En passant à côté de moi, elle pâlit, et un sourire nerveux crispa ses lèvres. Quant à moi un violent battement de cœur m'ébranla la poitrine; mais je parvins à donner une expression froide à mon visage, et je saluai froidement mon ancienne maîtresse, qui rejoignit presque aussitôt sa voiture, dans laquelle elle monta avec son amie.
Je connaissais Marguerite. Ma rencontre inattendue avait dû la bouleverser. Sans doute elle avait appris mon départ, qui l'avait tranquillisée sur la suite de notre rupture; mais me voyant revenir, et se trouvant face à face avec moi, pâle comme je l'étais, elle avait compris que mon retour avait un but, et elle devait se demander ce qui allait avoir lieu.
Si j'avais retrouvé Marguerite malheureuse, si, pour me venger d'elle, j'avais pu venir à son secours, je lui aurais peut-être pardonné, et n'aurais certainement pas songé à lui faire du mal; mais je la retrouvais heureuse, en apparence du moins; un autre lui avait rendu le luxe que je n'avais pu lui continuer; notre rupture, venue d'elle, prenait par conséquent le caractère du plus bas intérêt; j'étais humilié dans mon amour-propre comme dans mon amour, il fallait nécessairement qu'elle payât ce que j'avais souffert.
Je ne pouvais être indifférent à ce que faisait cette femme; par conséquent, ce qui devait lui faire le plus de mal, c'était mon indifférence; c'était donc ce sentiment-là qu'il fallait feindre, non seulement à ses yeux, mais aux yeux des autres.
J'essayai de me faire un visage souriant, et je me rendis chez Prudence.
La femme de chambre alla m'annoncer et me fit attendre quelques instants dans le salon.
Madame Duvernoy parut enfin, et m'introduisit dans son boudoir; au moment où je m'y asseyais, j'entendis ouvrir la porte du salon, et un pas léger fit crier le parquet, puis la porte du carré fut fermée violemment.
– Je vous dérange? demandai-je à Prudence.

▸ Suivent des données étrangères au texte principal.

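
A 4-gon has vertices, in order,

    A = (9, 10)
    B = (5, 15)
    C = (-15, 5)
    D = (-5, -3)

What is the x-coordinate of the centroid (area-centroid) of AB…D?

Apply the shoelace (surveyor's) formula. First the cross-terms c_i = x_i·y_{i+1} − x_{i+1}·y_i:
  85, 250, 70, -23  ⇒  2A = 382, A = 191.
Then Σ (x_i + x_{i+1})·c_i = -2802, so x̄ = -2802 / (6·191) = -467/191.

-467/191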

– Pas du tout, Marguerite était là. Quand elle vous a entendu annoncer, elle s'est sauvée: c'est elle qui vient de sortir.
– Je lui fais donc peur maintenant?
– Non, mais elle craint qu'il ne vous soit désagréable de la revoir.
– Pourquoi donc? dis-je en faisant un effort pour respirer librement, car l'émotion m'étouffait; la pauvre fille m'a quitté pour ravoir sa voiture, ses meubles et ses diamants, elle a bien fait, et je ne dois pas lui en vouloir. Je l'ai rencontrée aujourd'hui, continuai-je négligemment.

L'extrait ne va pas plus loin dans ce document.